Indeed, our computational docking studies support the importance of these substituents in potential hGRβ ligands, as evidenced by the good van der Waals interactions exhibited between the RU-486 ligand and hGRβ receptor, which were absent in the case of the docked dexamethasone ligand. To begin with, the hGRβ C terminus seems to wrap around and interact with the 11β-dimethylaniline group when this substituent is present in a potential ligand. Furthermore, it appears that the highest-ranked docked pose for RU-486 in the hGRβ structure has the stereochemistry on position 17 reversed from that of docked RU-486 in the solved hGRα crystal structure (Protein Data Bank 1NHZ) (Fig. 6B). This finding can be attributed to differences in the ligand interactions with the vastly different hGRα and hGRβ C-terminal structures. The 17α-propynyl substituent may facilitate this specific stereochemical orientation of the RU-486 17-OH group within the hGRβ LBD, permitting hydrogen bond interactions with Q642 in the computational docking studies with the hGRβ model structure. The importance of hydrogen bond interactions between ligand and Q642 has already been established for hGRα, both with modeling data (18) and experimentally (2, 18, 28). Computational docking studies of a Q642V mutant of hGRβ support the importance of this residue in hydrogen bond formation and the stereochemistry of substituent 17 on the RU-486 ligand. Experimentally, only RU-486 was able to bind to hGRβ and cause nuclear translocation of the receptor. Such ligand specificity on the part of a receptor is a highly sought feature in drug development. It will be important to learn more about the basis for this specificity, as well as how it can be exploited to produce higher-affinity hGRβ ligands.

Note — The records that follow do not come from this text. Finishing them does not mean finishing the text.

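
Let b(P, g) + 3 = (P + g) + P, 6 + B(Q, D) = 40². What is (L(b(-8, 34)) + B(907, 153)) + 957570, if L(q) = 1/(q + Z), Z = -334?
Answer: 305973315/319 ≈ 9.5916e+5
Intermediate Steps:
B(Q, D) = 1594 (B(Q, D) = -6 + 40² = -6 + 1600 = 1594)
b(P, g) = -3 + g + 2*P (b(P, g) = -3 + ((P + g) + P) = -3 + (g + 2*P) = -3 + g + 2*P)
L(q) = 1/(-334 + q) (L(q) = 1/(q - 334) = 1/(-334 + q))
(L(b(-8, 34)) + B(907, 153)) + 957570 = (1/(-334 + (-3 + 34 + 2*(-8))) + 1594) + 957570 = (1/(-334 + (-3 + 34 - 16)) + 1594) + 957570 = (1/(-334 + 15) + 1594) + 957570 = (1/(-319) + 1594) + 957570 = (-1/319 + 1594) + 957570 = 508485/319 + 957570 = 305973315/319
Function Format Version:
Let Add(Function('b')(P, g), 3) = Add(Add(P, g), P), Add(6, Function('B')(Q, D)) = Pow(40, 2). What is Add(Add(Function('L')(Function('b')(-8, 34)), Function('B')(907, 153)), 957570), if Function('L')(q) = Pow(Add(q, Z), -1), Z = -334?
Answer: Rational(305973315, 319) ≈ 9.5916e+5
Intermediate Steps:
Function('B')(Q, D) = 1594 (Function('B')(Q, D) = Add(-6, Pow(40, 2)) = Add(-6, 1600) = 1594)
Function('b')(P, g) = Add(-3, g, Mul(2, P)) (Function('b')(P, g) = Add(-3, Add(Add(P, g), P)) = Add(-3, Add(g, Mul(2, P))) = Add(-3, g, Mul(2, P)))
Function('L')(q) = Pow(Add(-334, q), -1) (Function('L')(q) = Pow(Add(q, -334), -1) = Pow(Add(-334, q), -1))
Add(Add(Function('L')(Function('b')(-8, 34)), Function('B')(907, 153)), 957570) = Add(Add(Pow(Add(-334, Add(-3, 34, Mul(2, -8))), -1), 1594), 957570) = Add(Add(Pow(Add(-334, Add(-3, 34, -16)), -1), 1594), 957570) = Add(Add(Pow(Add(-334, 15), -1), 1594), 957570) = Add(Add(Pow(-319, -1), 1594), 957570) = Add(Add(Rational(-1, 319), 1594), 957570) = Add(Rational(508485, 319), 957570) = Rational(305973315, 319)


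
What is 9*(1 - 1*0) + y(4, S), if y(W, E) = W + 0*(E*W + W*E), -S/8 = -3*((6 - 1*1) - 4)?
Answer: 13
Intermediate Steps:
S = 24 (S = -(-24)*((6 - 1*1) - 4) = -(-24)*((6 - 1) - 4) = -(-24)*(5 - 4) = -(-24) = -8*(-3) = 24)
y(W, E) = W (y(W, E) = W + 0*(E*W + E*W) = W + 0*(2*E*W) = W + 0 = W)
9*(1 - 1*0) + y(4, S) = 9*(1 - 1*0) + 4 = 9*(1 + 0) + 4 = 9*1 + 4 = 9 + 4 = 13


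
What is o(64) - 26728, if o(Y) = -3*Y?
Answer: -26920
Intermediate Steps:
o(64) - 26728 = -3*64 - 26728 = -192 - 26728 = -26920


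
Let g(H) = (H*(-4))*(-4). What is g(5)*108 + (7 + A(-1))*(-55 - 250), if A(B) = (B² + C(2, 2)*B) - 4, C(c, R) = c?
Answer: 8030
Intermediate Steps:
g(H) = 16*H (g(H) = -4*H*(-4) = 16*H)
A(B) = -4 + B² + 2*B (A(B) = (B² + 2*B) - 4 = -4 + B² + 2*B)
g(5)*108 + (7 + A(-1))*(-55 - 250) = (16*5)*108 + (7 + (-4 + (-1)² + 2*(-1)))*(-55 - 250) = 80*108 + (7 + (-4 + 1 - 2))*(-305) = 8640 + (7 - 5)*(-305) = 8640 + 2*(-305) = 8640 - 610 = 8030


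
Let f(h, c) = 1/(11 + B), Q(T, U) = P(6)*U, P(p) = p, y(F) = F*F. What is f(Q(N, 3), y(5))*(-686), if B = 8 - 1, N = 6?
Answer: -343/9 ≈ -38.111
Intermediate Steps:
y(F) = F²
B = 7
Q(T, U) = 6*U
f(h, c) = 1/18 (f(h, c) = 1/(11 + 7) = 1/18)
f(Q(N, 3), y(5))*(-686) = (1/18)*(-686) = -343/9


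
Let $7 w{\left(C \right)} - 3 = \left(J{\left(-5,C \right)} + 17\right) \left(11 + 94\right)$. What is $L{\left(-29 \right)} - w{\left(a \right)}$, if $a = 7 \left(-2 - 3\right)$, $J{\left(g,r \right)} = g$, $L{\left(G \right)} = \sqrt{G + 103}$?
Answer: $- \frac{1263}{7} + \sqrt{74} \approx -171.83$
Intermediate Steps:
$L{\left(G \right)} = \sqrt{103 + G}$
$a = -35$ ($a = 7 \left(-5\right) = -35$)
$w{\left(C \right)} = \frac{1263}{7}$ ($w{\left(C \right)} = \frac{3}{7} + \frac{\left(-5 + 17\right) \left(11 + 94\right)}{7} = \frac{3}{7} + \frac{12 \cdot 105}{7} = \frac{3}{7} + \frac{1}{7} \cdot 1260 = \frac{3}{7} + 180 = \frac{1263}{7}$)
$L{\left(-29 \right)} - w{\left(a \right)} = \sqrt{103 - 29} - \frac{1263}{7} = \sqrt{74} - \frac{1263}{7} = - \frac{1263}{7} + \sqrt{74}$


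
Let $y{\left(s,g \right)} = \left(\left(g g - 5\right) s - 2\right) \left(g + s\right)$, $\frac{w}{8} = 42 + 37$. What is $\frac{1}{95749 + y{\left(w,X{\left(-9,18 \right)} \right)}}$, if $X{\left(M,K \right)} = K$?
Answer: $\frac{1}{131139649} \approx 7.6255 \cdot 10^{-9}$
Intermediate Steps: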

Previous work with transiently overexpressed hGRβ in COS-1 cells and endogenous hGRβ in HeLa S3 cells indicates that hGRβ is primarily found in the nucleus (23). It is not known if this localization is the result of an endogenous ligand or is a property inherent to hGRβ. It is interesting, however, that substitution of amino acids Lys733 and Pro734 found in helix 11 of hGRβ into hGRα also leads to a nuclear localization of hGRα in the absence of ligand (38). Of greater importance is the ability of the receptor to mediate changes in gene expression, which might be modulated by binding RU-486. Accordingly, we performed microarray analysis on cells that stably express hGRβ in the absence of hGRα to determine the ability of hGRβ to affect gene expression directly. Our results indicate that hGRβ can regulate gene expression by itself, a novel finding that may be especially important in disease states in which hGRβ expression is up-regulated. Furthermore, this regulatory activity of hGRβ can be altered by RU-486. Additionally, the resemblance that is emerging between hGRβ and two other members of the nuclear receptor superfamily of proteins—CAR and ERRα—is interesting (34). All three of these receptors appear to be ligand-independent activators of gene expression. As of yet, they do not appear to have endogenous ligands but can bind synthetic drugs such as TCPOBOP for CAR (34), tamoxifen for ERRα (4), and now RU-486 for hGRβ.

When used as an abortifacient, RU-486 is administered as a single 600-mg dose (31). Other uses for this potent antiprogestin, antiglucocorticoid agent are also being explored, which would likely entail different doses and administration plans (31). Due to its low rate of metabolic clearance in humans, even a single 100-mg dose of RU-486 persists at micromolar concentrations in the blood up to 72 h after administration (11). Thus, although the affinity of hGRβ for RU-486 is relatively low, it is possible that standard use of this drug results in modification of the activity of endogenous hGRβ. Furthermore, our demonstration of the ability of hGRβ to bind a ligand suggests that it may be possible to design other ligands with higher affinity for this receptor. Taken together, this work suggests that hGRβ may have a more important physiological role than has previously been thought, both as an endogenous manipulator of gene expression and as a pharmaceutical target.